La caisse s'oppose à l'augmentation du taux en se prévalant de la note établie par le médecin conseil le 19 novembre 2020 pour lequel, de première part le docteur [Y] a fondé son avis en se plaçant au jour de l'examen du 17 juin 2020 et non à la date de consolidation de santé de M. [V], de deuxième part le taux retenu ne correspondant pas à l'état clinique de l'intéressé à la date du 31 décembre 2017, singulièrement en l'absence de traitement complémentaire à l'issue de l'intervention chirurgicale, de troisième part l'inflammation chronique des bronches est souvent en lien avec une exposition tabagique, de quatrième part le poids de M. [V] correspondant à une obésité peut participer à son état d'essouflement.
Pour confirmer le jugement rendu le 29 octobre 2020 par le pôle social du tribunal judiciaire de Bordeaux, il suffira de relever que':
- le rapport établi par le docteur [Y] établit que celui-ci s'est bien placé à la date de la consolidation;
- la pathologie dont l'assuré a été reconnu atteint au 15 février 2017 n'ayant fait l'objet d'aucune aggravation, son état de santé au jour de l'expertise médicale du 17 juin 2020 était réputé être identique au jour de la consolidation de son état de santé';
- la caisse ne rapporte pas la preuve d'une exposition au tabagisme et ne démontre pas que la pathologie de M. [V] résulterait d'une cause totalement étrangère à son activité professionnelle';
- le tribunal a confié l'examen du dossier de M. [V] à deux praticiens, parmi lesquels un pneumologue ;
- l'annexe II du barème indicatif d'invalidité précise en son point 6 relatif aux affections respiratoires qu'un taux d'incapacité permanente partielle compris entre 67 et 100 % est prévu s'agissant des cancers broncho-pulmonaires primitifs, selon les suites de la maladie; or dans le cas de M. [V], une lobectomie s'est avérée nécessaire';
- il est établi que M. [V] souffre de bronchites à répétition résultant de sa maladie.

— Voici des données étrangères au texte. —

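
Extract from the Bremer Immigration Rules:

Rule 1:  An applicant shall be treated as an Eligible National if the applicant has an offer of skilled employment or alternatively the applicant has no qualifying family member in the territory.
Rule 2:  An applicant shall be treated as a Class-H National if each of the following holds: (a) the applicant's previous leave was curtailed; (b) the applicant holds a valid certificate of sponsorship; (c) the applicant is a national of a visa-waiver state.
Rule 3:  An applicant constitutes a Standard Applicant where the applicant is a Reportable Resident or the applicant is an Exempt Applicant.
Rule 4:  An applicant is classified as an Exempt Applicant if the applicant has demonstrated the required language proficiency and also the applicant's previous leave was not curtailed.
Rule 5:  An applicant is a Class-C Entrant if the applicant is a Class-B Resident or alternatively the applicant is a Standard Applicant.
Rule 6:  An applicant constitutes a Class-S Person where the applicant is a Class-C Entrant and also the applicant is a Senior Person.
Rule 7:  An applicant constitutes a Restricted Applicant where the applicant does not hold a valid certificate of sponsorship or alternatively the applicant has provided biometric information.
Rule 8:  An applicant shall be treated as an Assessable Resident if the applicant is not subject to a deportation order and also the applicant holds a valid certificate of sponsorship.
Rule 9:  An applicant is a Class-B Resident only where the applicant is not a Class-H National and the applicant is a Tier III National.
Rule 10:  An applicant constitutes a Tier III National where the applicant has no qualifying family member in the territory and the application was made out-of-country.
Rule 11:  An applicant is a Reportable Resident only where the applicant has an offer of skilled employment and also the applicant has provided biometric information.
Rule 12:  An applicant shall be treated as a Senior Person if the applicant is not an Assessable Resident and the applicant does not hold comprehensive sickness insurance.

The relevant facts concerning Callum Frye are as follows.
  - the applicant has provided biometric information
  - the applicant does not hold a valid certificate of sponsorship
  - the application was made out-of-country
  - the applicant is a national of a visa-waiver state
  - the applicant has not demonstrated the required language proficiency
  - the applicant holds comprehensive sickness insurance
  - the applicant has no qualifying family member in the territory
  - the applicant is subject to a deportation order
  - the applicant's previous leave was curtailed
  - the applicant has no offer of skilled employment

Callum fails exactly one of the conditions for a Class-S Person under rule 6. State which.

rule 2 — Class-H National: [the applicant's previous leave was curtailed? yes] AND [the applicant holds a valid certificate of sponsorship? no] AND [the applicant is a national of a visa-waiver state? yes] → not satisfied.
rule 10 — Tier III National: [the applicant has no qualifying family member in the territory? yes] AND [the application was made out-of-country? yes] → satisfied.
rule 9 — Class-B Resident: [not a Class-H National (rule 2)? yes] AND [Tier III National (rule 10)? yes] → satisfied.
rule 11 — Reportable Resident: [the applicant has an offer of skilled employment? no] AND [the applicant has provided biometric information? yes] → not satisfied.
rule 4 — Exempt Applicant: [the applicant has demonstrated the required language proficiency? no] AND [the applicant's previous leave was not curtailed? no] → not satisfied.
rule 3 — Standard Applicant: [Reportable Resident (rule 11)? no] OR [Exempt Applicant (rule 4)? no] → not satisfied.
rule 5 — Class-C Entrant: [Class-B Resident (rule 9)? yes] OR [Standard Applicant (rule 3)? no] → satisfied.
rule 8 — Assessable Resident: [the applicant is not subject to a deportation order? no] AND [the applicant holds a valid certificate of sponsorship? no] → not satisfied.
rule 12 — Senior Person: [not an Assessable Resident (rule 8)? yes] AND [the applicant does not hold comprehensive sickness insurance? no] → not satisfied.
rule 6 — Class-S Person: [Class-C Entrant (rule 5)? yes] AND [Senior Person (rule 12)? no] → not satisfied.

Senior Person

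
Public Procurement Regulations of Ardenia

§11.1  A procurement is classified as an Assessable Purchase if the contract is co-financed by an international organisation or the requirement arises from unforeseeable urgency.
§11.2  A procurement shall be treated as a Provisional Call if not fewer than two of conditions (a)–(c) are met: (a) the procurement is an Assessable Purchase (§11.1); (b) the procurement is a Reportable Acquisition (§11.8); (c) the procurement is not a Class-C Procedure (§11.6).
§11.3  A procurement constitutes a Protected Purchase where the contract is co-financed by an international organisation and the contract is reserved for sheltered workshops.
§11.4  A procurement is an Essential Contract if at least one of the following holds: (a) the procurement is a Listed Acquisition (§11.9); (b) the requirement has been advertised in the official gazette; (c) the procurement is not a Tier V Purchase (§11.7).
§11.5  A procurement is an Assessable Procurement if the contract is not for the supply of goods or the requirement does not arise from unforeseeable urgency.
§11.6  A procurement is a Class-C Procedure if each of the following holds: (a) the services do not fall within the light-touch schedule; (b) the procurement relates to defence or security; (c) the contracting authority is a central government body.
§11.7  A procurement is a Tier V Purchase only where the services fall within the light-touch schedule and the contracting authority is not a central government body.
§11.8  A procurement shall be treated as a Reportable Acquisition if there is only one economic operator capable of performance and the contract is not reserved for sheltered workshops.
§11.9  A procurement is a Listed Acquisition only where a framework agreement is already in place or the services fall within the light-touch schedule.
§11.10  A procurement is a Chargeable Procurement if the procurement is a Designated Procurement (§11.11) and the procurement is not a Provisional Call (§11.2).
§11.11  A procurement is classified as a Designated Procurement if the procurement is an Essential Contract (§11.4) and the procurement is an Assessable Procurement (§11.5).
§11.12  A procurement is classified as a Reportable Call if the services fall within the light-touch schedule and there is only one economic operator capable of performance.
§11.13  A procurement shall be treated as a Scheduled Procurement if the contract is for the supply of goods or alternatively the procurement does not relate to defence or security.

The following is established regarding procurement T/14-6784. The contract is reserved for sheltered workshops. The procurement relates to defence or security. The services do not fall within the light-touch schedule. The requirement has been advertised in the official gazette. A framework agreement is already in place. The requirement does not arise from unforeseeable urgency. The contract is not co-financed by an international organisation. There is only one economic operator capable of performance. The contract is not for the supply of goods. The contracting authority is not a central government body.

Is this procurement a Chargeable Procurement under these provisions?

§11.9 — Listed Acquisition: [a framework agreement is already in place? yes] OR [the services fall within the light-touch schedule? no] → satisfied.
§11.7 — Tier V Purchase: [the services fall within the light-touch schedule? no] AND [the contracting authority is not a central government body? yes] → not satisfied.
§11.4 — Essential Contract: [Listed Acquisition (§11.9)? yes] OR [the requirement has been advertised in the official gazette? yes] OR [not a Tier V Purchase (§11.7)? yes] → satisfied.
§11.5 — Assessable Procurement: [the contract is not for the supply of goods? yes] OR [the requirement does not arise from unforeseeable urgency? yes] → satisfied.
§11.11 — Designated Procurement: [Essential Contract (§11.4)? yes] AND [Assessable Procurement (§11.5)? yes] → satisfied.
§11.1 — Assessable Purchase: [the contract is co-financed by an international organisation? no] OR [the requirement arises from unforeseeable urgency? no] → not satisfied.
§11.8 — Reportable Acquisition: [there is only one economic operator capable of performance? yes] AND [the contract is not reserved for sheltered workshops? no] → not satisfied.
§11.6 — Class-C Procedure: [the services do not fall within the light-touch schedule? yes] AND [the procurement relates to defence or security? yes] AND [the contracting authority is a central government body? no] → not satisfied.
§11.2 — Provisional Call: Assessable Purchase (§11.1)? no; Reportable Acquisition (§11.8)? no; not a Class-C Procedure (§11.6)? yes — 1 of 3 hold (need ≥2) → not satisfied.
§11.10 — Chargeable Procurement: [Designated Procurement (§11.11)? yes] AND [not a Provisional Call (§11.2)? yes] → satisfied.

Yes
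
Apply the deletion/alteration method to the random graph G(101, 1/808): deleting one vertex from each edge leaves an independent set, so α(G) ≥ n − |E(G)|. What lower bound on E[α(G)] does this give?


E[|E(G)|] = C(101, 2)·p = 5050 · (1/808) = 25/4.
E[α(G)] ≥ n − E[|E(G)|] = 101 − 25/4 = 379/4.
Numerically: ≈ 94.750.
(This is only a lower bound; the true E[α(G)] may be larger.)

E[α(G)] ≥ 379/4 ≈ 94.750.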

Sur les frais irrépétibles
En application de l'article 696 du code de procédure civile, la caisse qui succombe, sera condamnée aux dépens de la procédure d'appel.
Elle sera également condamnée à verser à M. [V] la somme de 1'000 euros au titre de l'article 700 du code précité.
PAR CES MOTIFS
La Cour
Confirme le jugement rendu le 29 octobre 2020 par le pôle social du tribunal judiciaire de Bordeaux';
Y ajoutant,
Condamne la caisse primaire d'assurance maladie de la Gironde à payer à M. [V] la somme de 1'000 euros au titre de l'article 700 du code de procédure civile,
Condamne la caisse primaire d'assurance maladie de la Gironde aux dépens de la procédure d'appel.
Signé par Madame Marie-Paule Menu, présidente, et par madame Evelyne Gombaud, greffière, à laquelle la minute de la décision a été remise par le magistrat signataire.